Noe Klein: Drink the recommended 6-8 glasses of H2O a day. No coffee, juice, soda, alcohol etc.
I noticed how many interventions were living without something for a week and I felt like that was deprivation. So instead, I’ve been switching out juice, coffee, soda etc. for water and making sure that I’m drinking the 6-8 recommended glasses per day. I’m curious how this will change my health. So far the tea /coffee (since I usually have one or the other in the afternoon/evening so I can stay up and continue working) and the alcohol (as I generally drink a glass of wine with dinner) have been the most challenging. I have definitely failed several times.

John Franzino: Stop Using Disposable Paper Products (excluding toilet paper)
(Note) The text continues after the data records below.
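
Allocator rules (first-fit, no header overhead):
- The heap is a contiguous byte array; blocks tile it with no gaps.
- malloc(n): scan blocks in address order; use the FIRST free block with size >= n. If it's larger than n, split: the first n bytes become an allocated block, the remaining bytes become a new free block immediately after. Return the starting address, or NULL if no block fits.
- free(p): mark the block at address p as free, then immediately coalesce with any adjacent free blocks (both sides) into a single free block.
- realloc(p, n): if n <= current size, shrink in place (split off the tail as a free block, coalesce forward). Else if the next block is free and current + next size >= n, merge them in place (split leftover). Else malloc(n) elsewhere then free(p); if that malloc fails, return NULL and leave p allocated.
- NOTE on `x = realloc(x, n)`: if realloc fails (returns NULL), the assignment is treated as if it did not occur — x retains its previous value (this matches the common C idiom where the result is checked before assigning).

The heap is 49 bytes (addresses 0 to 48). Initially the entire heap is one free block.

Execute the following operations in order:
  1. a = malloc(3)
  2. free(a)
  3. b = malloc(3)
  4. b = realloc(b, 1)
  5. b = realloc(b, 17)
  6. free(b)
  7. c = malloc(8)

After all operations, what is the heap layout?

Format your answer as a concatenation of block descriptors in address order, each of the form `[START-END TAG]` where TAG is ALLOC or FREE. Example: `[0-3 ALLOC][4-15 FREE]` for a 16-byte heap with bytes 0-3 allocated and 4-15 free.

Op 1: a = malloc(3) -> a = 0; heap: [0-2 ALLOC][3-48 FREE]
Op 2: free(a) -> (freed a); heap: [0-48 FREE]
Op 3: b = malloc(3) -> b = 0; heap: [0-2 ALLOC][3-48 FREE]
Op 4: b = realloc(b, 1) -> b = 0; heap: [0-0 ALLOC][1-48 FREE]
Op 5: b = realloc(b, 17) -> b = 0; heap: [0-16 ALLOC][17-48 FREE]
Op 6: free(b) -> (freed b); heap: [0-48 FREE]
Op 7: c = malloc(8) -> c = 0; heap: [0-7 ALLOC][8-48 FREE]

Answer: [0-7 ALLOC][8-48 FREE]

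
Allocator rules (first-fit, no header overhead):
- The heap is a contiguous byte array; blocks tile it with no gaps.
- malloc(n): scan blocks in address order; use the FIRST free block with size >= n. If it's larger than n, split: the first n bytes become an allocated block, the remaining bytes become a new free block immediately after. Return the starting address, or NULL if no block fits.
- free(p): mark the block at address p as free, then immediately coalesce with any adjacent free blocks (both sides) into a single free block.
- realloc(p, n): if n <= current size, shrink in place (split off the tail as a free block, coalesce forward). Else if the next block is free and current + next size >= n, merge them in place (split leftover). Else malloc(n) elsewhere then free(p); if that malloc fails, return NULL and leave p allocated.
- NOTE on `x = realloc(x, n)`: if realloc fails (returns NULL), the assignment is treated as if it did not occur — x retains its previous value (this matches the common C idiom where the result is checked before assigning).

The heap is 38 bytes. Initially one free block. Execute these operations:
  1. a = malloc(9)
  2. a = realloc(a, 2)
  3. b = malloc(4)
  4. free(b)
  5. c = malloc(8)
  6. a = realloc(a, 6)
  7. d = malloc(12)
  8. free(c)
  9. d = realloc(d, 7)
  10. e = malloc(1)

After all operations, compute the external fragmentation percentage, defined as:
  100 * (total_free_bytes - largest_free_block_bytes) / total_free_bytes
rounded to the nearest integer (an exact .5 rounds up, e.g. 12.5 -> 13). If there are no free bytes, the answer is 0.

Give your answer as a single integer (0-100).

Answer: 38

Derivation:
Op 1: a = malloc(9) -> a = 0; heap: [0-8 ALLOC][9-37 FREE]
Op 2: a = realloc(a, 2) -> a = 0; heap: [0-1 ALLOC][2-37 FREE]
Op 3: b = malloc(4) -> b = 2; heap: [0-1 ALLOC][2-5 ALLOC][6-37 FREE]
Op 4: free(b) -> (freed b); heap: [0-1 ALLOC][2-37 FREE]
Op 5: c = malloc(8) -> c = 2; heap: [0-1 ALLOC][2-9 ALLOC][10-37 FREE]
Op 6: a = realloc(a, 6) -> a = 10; heap: [0-1 FREE][2-9 ALLOC][10-15 ALLOC][16-37 FREE]
Op 7: d = malloc(12) -> d = 16; heap: [0-1 FREE][2-9 ALLOC][10-15 ALLOC][16-27 ALLOC][28-37 FREE]
Op 8: free(c) -> (freed c); heap: [0-9 FREE][10-15 ALLOC][16-27 ALLOC][28-37 FREE]
Op 9: d = realloc(d, 7) -> d = 16; heap: [0-9 FREE][10-15 ALLOC][16-22 ALLOC][23-37 FREE]
Op 10: e = malloc(1) -> e = 0; heap: [0-0 ALLOC][1-9 FREE][10-15 ALLOC][16-22 ALLOC][23-37 FREE]
Free blocks: [9 15] total_free=24 largest=15 -> 100*(24-15)/24 = 900/24 = 37.5 -> rounds to 38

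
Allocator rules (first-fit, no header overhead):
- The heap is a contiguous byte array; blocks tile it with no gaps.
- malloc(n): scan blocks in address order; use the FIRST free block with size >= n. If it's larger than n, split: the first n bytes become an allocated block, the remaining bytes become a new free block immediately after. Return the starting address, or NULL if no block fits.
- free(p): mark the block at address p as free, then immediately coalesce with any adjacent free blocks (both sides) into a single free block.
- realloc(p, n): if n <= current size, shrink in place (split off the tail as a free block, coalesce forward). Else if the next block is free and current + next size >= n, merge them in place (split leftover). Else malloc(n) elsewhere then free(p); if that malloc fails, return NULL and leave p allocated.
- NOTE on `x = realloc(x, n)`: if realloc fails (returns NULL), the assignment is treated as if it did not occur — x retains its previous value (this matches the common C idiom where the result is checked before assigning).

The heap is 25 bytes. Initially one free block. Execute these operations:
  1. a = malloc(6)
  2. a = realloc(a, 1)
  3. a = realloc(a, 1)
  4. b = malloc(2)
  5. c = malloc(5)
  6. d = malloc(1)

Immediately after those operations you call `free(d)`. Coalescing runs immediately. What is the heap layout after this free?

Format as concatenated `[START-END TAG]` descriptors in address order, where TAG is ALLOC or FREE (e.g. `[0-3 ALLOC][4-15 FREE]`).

Answer: [0-0 ALLOC][1-2 ALLOC][3-7 ALLOC][8-24 FREE]

Derivation:
Op 1: a = malloc(6) -> a = 0; heap: [0-5 ALLOC][6-24 FREE]
Op 2: a = realloc(a, 1) -> a = 0; heap: [0-0 ALLOC][1-24 FREE]
Op 3: a = realloc(a, 1) -> a = 0; heap: [0-0 ALLOC][1-24 FREE]
Op 4: b = malloc(2) -> b = 1; heap: [0-0 ALLOC][1-2 ALLOC][3-24 FREE]
Op 5: c = malloc(5) -> c = 3; heap: [0-0 ALLOC][1-2 ALLOC][3-7 ALLOC][8-24 FREE]
Op 6: d = malloc(1) -> d = 8; heap: [0-0 ALLOC][1-2 ALLOC][3-7 ALLOC][8-8 ALLOC][9-24 FREE]
free(d): d = 8 -> block [8-8 ALLOC]; mark free, coalesce with adjacent free neighbors -> [0-0 ALLOC][1-2 ALLOC][3-7 ALLOC][8-24 FREE]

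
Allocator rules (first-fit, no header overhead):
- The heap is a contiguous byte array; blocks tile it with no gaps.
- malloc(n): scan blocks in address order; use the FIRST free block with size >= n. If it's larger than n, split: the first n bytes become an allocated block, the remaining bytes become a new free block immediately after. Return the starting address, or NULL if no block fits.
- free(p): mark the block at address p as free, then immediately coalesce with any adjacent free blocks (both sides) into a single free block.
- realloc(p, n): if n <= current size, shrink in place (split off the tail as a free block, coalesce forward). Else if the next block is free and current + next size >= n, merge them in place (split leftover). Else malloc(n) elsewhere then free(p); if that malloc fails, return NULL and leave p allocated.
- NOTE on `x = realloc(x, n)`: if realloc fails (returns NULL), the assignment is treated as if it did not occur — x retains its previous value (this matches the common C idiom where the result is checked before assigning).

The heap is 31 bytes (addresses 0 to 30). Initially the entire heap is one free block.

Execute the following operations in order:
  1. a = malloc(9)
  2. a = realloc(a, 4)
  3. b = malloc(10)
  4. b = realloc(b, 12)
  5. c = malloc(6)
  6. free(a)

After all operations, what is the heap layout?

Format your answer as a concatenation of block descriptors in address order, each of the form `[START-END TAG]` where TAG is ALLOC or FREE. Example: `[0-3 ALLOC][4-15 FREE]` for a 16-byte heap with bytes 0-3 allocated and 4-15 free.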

I have always recognized paper towel use as such a waste. Then when I asked to do an intervention I realized that paper towels are not just a waste, but a waste that I could easily eliminate. I started my intervention right away with great success; it was just as easy to eliminate this source of waste as I thought. Now when cooking or doing dishes I simply use a wash cloth. I am able to throw in the additional clothes with loads of laundry I would do anyway so using the clothes has very little environmental impact, as opposed to going through a roll of paper towels every two days. Since I have stopped buying paper towels I have realized that my roommates seem to be using them less as well. The only time it is hard not to use disposable paper products is when eating out. For example, at a conference I recently attended lunches were provided in paper boxes with sandwiches wrapped in paper with a side of napkins; needless to say I used paper products then.